The appellee transportation company had recovered for the use and benefit of its insurer a judgment against Carter in a Chancery Court of Tennessee, which judgment became final on appeal. Carter v. E. T. & W. N. C. Transportation Company, 35 Tenn.App. 196, 243 S.W.2d 505, certiorari denied by the Supreme Court of Tennessee March 7, 1950. Execution on this judgment against Carter was returned nulla bona.
Ultimate liability for injuries occasioned by the accident for which settlements were made by the American Mutual Liability Insurance Company, which had, without success, called on appellant to contribute to and participate in the settlements, requires consideration of the arrangements made by the transportation company for Carter to use his truck and trailer in hauling for it miscellaneous freight for which the transportation company's regular facilities were not available.

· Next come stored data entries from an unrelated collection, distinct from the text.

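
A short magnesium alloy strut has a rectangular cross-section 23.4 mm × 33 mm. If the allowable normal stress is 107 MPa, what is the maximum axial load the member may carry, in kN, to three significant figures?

A = 772.2 mm².
P_max = σ_allow · A = 107 · 772.2 = 82630 N = 82.63 kN.

82.6 kN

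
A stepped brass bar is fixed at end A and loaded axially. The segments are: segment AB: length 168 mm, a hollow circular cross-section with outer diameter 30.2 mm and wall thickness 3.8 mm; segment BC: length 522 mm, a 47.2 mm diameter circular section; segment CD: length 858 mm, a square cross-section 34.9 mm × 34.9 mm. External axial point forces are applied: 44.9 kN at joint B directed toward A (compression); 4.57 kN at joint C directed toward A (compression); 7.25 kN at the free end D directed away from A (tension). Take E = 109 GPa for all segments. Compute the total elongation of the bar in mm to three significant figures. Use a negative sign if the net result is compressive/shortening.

Internal axial forces (sectioning from the free end, tension +): N_CD = 7.25 kN, N_BC = 2.68 kN, N_AB = -42.22 kN.
A_AB = 315.2 mm².
A_BC = 1750 mm².
A_CD = 1218 mm².
δ_AB = -42220·168/(315.2·109000) = -0.2065 mm
δ_BC = 2680·522/(1750·109000) = 0.007335 mm
δ_CD = 7250·858/(1218·109000) = 0.04685 mm
δ = Σδ_i = -0.1523 mm.

-0.152 mm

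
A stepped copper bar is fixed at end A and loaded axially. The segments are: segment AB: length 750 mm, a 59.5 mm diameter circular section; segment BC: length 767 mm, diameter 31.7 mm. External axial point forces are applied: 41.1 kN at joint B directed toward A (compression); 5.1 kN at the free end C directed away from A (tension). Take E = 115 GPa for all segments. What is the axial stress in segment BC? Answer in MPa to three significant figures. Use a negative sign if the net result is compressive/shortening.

Internal axial forces (sectioning from the free end, tension +): N_BC = 5.1 kN, N_AB = -36 kN.
A_BC = 789.2 mm².
σ_BC = N_BC/A_BC = 5100/789.2 = 6.462 MPa.

6.46 MPa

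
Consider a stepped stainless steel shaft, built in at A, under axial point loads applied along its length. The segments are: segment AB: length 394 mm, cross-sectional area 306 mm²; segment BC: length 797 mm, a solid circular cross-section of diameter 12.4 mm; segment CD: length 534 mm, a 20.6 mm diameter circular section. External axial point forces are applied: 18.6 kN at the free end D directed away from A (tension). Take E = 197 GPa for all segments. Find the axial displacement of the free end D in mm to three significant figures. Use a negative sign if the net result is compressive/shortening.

Internal axial forces (sectioning from the free end, tension +): N_CD = 18.6 kN, N_BC = 18.6 kN, N_AB = 18.6 kN.
A_BC = 120.8 mm².
A_CD = 333.3 mm².
δ_AB = 18600·394/(306·197000) = 0.1216 mm
δ_BC = 18600·797/(120.8·197000) = 0.6231 mm
δ_CD = 18600·534/(333.3·197000) = 0.1513 mm
δ = Σδ_i = 0.896 mm.

0.896 mm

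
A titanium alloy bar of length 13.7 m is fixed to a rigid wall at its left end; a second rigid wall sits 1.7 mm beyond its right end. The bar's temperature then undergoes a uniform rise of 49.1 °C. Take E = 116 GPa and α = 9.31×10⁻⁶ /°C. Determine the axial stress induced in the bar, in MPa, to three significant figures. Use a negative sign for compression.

-38.6 MPa

Free thermal expansion αLΔT = 9.31e-6 · 13700 · 49.1 = 6.263 mm.
The walls engage after the gap closes; constrained expansion = 6.263 − 1.7 = 4.563 mm.
The walls impose strain ε = −(4.563)/13700 = -3.3303e-04; σ = Eε = 116000 · -3.3303e-04 = -38.63 MPa.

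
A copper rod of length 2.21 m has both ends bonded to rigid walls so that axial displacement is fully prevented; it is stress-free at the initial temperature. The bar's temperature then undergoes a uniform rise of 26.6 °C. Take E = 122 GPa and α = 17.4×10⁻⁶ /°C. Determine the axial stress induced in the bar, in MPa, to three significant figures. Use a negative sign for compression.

-56.5 MPa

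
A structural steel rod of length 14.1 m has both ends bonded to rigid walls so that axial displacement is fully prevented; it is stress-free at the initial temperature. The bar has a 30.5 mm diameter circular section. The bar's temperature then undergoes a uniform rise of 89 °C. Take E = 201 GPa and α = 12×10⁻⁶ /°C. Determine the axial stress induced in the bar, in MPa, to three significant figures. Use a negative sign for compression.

Free thermal expansion αLΔT = 12e-6 · 14100 · 89 = 15.06 mm.
The walls impose strain ε = −(15.06)/14100 = -1.0680e-03; σ = Eε = 201000 · -1.0680e-03 = -214.7 MPa.

-215 MPa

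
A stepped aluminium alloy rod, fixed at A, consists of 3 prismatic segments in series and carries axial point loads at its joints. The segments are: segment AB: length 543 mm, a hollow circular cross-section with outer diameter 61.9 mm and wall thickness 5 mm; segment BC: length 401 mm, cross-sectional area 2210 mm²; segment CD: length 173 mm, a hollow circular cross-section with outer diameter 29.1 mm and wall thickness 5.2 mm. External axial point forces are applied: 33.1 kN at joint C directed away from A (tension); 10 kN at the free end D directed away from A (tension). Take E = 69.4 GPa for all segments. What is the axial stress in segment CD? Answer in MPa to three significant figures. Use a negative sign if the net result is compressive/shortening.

25.6 MPa

Internal axial forces (sectioning from the free end, tension +): N_CD = 10 kN, N_BC = 43.1 kN, N_AB = 43.1 kN.
A_CD = 390.4 mm².
σ_CD = N_CD/A_CD = 10000/390.4 = 25.61 MPa.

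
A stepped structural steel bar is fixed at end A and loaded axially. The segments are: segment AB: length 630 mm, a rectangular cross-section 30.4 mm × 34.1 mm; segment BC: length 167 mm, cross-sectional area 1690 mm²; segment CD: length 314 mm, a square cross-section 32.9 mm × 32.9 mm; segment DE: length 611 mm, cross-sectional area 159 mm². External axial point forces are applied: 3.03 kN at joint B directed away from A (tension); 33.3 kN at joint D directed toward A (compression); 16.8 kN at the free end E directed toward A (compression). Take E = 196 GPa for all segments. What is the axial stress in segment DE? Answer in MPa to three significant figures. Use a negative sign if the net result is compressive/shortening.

Internal axial forces (sectioning from the free end, tension +): N_DE = -16.8 kN, N_CD = -50.1 kN, N_BC = -50.1 kN, N_AB = -47.07 kN.
σ_DE = N_DE/A_DE = -16800/159 = -105.7 MPa.

-106 MPa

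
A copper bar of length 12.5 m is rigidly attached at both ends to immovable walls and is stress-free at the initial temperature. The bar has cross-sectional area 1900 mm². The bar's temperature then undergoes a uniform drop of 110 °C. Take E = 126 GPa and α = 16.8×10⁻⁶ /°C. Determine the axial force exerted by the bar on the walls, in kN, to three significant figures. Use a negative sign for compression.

442 kN

Free thermal expansion αLΔT = 16.8e-6 · 12500 · -110 = -23.1 mm.
The walls impose strain ε = −(-23.1)/12500 = 1.8480e-03; σ = Eε = 126000 · 1.8480e-03 = 232.8 MPa.
Wall reaction R = σ·A = 232.8·1900 = 442400 N = 442.4 kN.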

Carter's truck which caused the damage was being operated, at the time of the accident, by his employee, Christian, shortly after Carter — who had traveled with the truck most of the trip — had left it. As found by the district judge, the operation of the truck was clearly under the control of Carter and his employee.

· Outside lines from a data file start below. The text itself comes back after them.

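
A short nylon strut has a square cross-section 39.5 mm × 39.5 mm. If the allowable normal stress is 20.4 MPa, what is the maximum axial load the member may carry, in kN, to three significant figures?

31.8 kN

A = 1560 mm².
P_max = σ_allow · A = 20.4 · 1560 = 31830 N = 31.83 kN.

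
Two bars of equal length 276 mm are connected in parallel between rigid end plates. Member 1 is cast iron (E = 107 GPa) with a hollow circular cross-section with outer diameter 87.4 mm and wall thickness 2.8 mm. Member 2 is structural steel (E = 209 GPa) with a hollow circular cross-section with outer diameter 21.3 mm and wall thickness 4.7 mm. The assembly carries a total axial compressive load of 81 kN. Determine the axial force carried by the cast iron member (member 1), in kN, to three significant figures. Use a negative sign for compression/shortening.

A_1 = 744.2 mm².
A_2 = 245.1 mm².
Equal strain + equilibrium ⇒ each member carries load in proportion to AE: A₁E₁ = 79630000 N, A₂E₂ = 51230000 N, ΣAE = 130900000 N.
F₁ = P·A₁E₁/ΣAE = -81000·79630000/130900000 = -49290 N.

-49.3 kN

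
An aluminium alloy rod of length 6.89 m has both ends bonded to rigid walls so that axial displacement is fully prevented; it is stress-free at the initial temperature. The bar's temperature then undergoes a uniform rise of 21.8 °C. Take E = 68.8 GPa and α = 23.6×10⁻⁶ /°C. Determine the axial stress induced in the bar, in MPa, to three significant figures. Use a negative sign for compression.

-35.4 MPa

Free thermal expansion αLΔT = 23.6e-6 · 6890 · 21.8 = 3.545 mm.
The walls impose strain ε = −(3.545)/6890 = -5.1448e-04; σ = Eε = 68800 · -5.1448e-04 = -35.4 MPa.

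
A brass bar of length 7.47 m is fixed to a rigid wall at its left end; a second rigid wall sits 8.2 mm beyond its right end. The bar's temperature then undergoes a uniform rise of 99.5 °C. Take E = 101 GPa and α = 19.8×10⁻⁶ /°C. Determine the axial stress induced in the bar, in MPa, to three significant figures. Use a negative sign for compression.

-88.1 MPa

Free thermal expansion αLΔT = 19.8e-6 · 7470 · 99.5 = 14.72 mm.
The walls engage after the gap closes; constrained expansion = 14.72 − 8.2 = 6.517 mm.
The walls impose strain ε = −(6.517)/7470 = -8.7238e-04; σ = Eε = 101000 · -8.7238e-04 = -88.11 MPa.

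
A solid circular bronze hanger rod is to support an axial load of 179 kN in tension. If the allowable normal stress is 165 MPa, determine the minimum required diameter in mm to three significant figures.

37.2 mm

Required area A ≥ P/σ_allow = 179000/165 = 1085 mm².
For a solid circular section, d ≥ √(4A/π) = 37.17 mm.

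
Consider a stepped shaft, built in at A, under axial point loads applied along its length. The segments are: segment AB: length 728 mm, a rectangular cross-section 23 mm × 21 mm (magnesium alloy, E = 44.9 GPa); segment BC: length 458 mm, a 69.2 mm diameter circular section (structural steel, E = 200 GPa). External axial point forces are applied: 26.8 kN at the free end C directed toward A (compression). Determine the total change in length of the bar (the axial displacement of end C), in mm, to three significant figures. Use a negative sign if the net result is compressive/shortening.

Internal axial forces (sectioning from the free end, tension +): N_BC = -26.8 kN, N_AB = -26.8 kN.
A_AB = 483 mm².
A_BC = 3761 mm².
δ_AB = -26800·728/(483·44900) = -0.8996 mm
δ_BC = -26800·458/(3761·200000) = -0.01632 mm
δ = Σδ_i = -0.916 mm.

-0.916 mm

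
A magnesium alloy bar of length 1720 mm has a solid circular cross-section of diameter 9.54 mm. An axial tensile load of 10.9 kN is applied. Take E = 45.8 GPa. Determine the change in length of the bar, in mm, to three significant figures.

A = 71.48 mm².
δ_mech = NL/(AE) = 10900·1720/(71.48·45800) = 5.727 mm.

5.73 mm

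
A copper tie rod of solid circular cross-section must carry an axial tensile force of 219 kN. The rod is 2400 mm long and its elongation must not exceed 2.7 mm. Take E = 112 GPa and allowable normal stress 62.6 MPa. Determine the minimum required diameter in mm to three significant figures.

Required area A ≥ P/σ_allow = 219000/62.6 = 3498 mm².
For a solid circular section, d ≥ √(4A/π) = 66.74 mm.
Elongation limit: A ≥ PL/(Eδ_allow) = 219000·2400/(112000·2.7) = 1738 mm² ⇒ d ≥ 47.04 mm.
The stress limit governs.

66.7 mm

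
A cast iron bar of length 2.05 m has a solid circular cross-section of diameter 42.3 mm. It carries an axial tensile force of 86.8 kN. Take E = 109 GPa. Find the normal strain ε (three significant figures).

5.67e-04

A = 1405 mm².
σ = N/A = 61.77 MPa; ε = σ/E = 61.77/109000 = 5.667e-04.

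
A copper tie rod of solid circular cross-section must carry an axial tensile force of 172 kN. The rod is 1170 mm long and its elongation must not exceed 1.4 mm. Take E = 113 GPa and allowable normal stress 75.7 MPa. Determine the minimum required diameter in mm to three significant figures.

53.8 mm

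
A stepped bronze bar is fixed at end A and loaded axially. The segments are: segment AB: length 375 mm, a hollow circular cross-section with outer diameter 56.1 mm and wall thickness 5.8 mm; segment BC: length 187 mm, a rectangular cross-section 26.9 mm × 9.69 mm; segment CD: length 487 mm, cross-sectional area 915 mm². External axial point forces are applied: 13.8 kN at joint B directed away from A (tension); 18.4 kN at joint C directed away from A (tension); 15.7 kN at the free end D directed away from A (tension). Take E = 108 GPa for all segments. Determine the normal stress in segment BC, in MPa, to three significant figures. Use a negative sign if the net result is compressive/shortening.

Internal axial forces (sectioning from the free end, tension +): N_CD = 15.7 kN, N_BC = 34.1 kN, N_AB = 47.9 kN.
A_BC = 260.7 mm².
σ_BC = N_BC/A_BC = 34100/260.7 = 130.8 MPa.

131 MPa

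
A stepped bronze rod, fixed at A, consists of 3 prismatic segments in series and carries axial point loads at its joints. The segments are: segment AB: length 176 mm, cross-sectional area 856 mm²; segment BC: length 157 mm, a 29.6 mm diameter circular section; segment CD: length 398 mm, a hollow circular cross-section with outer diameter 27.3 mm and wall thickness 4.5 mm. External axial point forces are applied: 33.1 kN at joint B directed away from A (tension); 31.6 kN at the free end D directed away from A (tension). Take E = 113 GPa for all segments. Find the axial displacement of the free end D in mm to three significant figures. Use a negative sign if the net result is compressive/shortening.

0.527 mm

Internal axial forces (sectioning from the free end, tension +): N_CD = 31.6 kN, N_BC = 31.6 kN, N_AB = 64.7 kN.
A_BC = 688.1 mm².
A_CD = 322.3 mm².
δ_AB = 64700·176/(856·113000) = 0.1177 mm
δ_BC = 31600·157/(688.1·113000) = 0.0638 mm
δ_CD = 31600·398/(322.3·113000) = 0.3453 mm
δ = Σδ_i = 0.5268 mm.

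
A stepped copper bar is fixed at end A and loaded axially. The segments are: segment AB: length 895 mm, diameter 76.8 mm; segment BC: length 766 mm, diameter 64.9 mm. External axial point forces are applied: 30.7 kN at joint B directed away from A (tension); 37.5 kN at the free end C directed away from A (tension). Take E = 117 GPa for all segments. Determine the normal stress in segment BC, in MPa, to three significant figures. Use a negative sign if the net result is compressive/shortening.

Internal axial forces (sectioning from the free end, tension +): N_BC = 37.5 kN, N_AB = 68.2 kN.
A_BC = 3308 mm².
σ_BC = N_BC/A_BC = 37500/3308 = 11.34 MPa.

11.3 MPa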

Appellant stresses a "lease" agreement between Carter and the transportation company covering the truck belonging to Carter and involved in the accident. In this agreement, the salient features were that Carter had contracted that he would pay all taxes for the use of the highway and would furnish all fuel, oil and labor necessary for the operation of the vehicle; that he would be liable for all personal injuries or property damage; and that he would carry all public liability and property damage insurance required by federal or state laws and regulations.
The district judge held that to call such agreement between Carter and the transportation company a "lease" was obviously a misnomer, and that the language in the agreement did not describe correctly the actual operating agreement between the parties. He found that the only connection the transportation company had with the trip on which the accident occurred was the payment to Carter of a fixed mileage sum for transporting its freight. In his well reasoned opinion entering judgment, District Judge Darr adequately and logically stated his grounds therefor. Also, in his opinion denying the motion of appellant to set aside the judgment, the court gave sound reasons for the denial, D.C., 129 F.Supp. 305. We see no necessity for re-writing in our own words the district court's opinions, with which we are in accord.
The judgment is affirmed; and it is so ordered.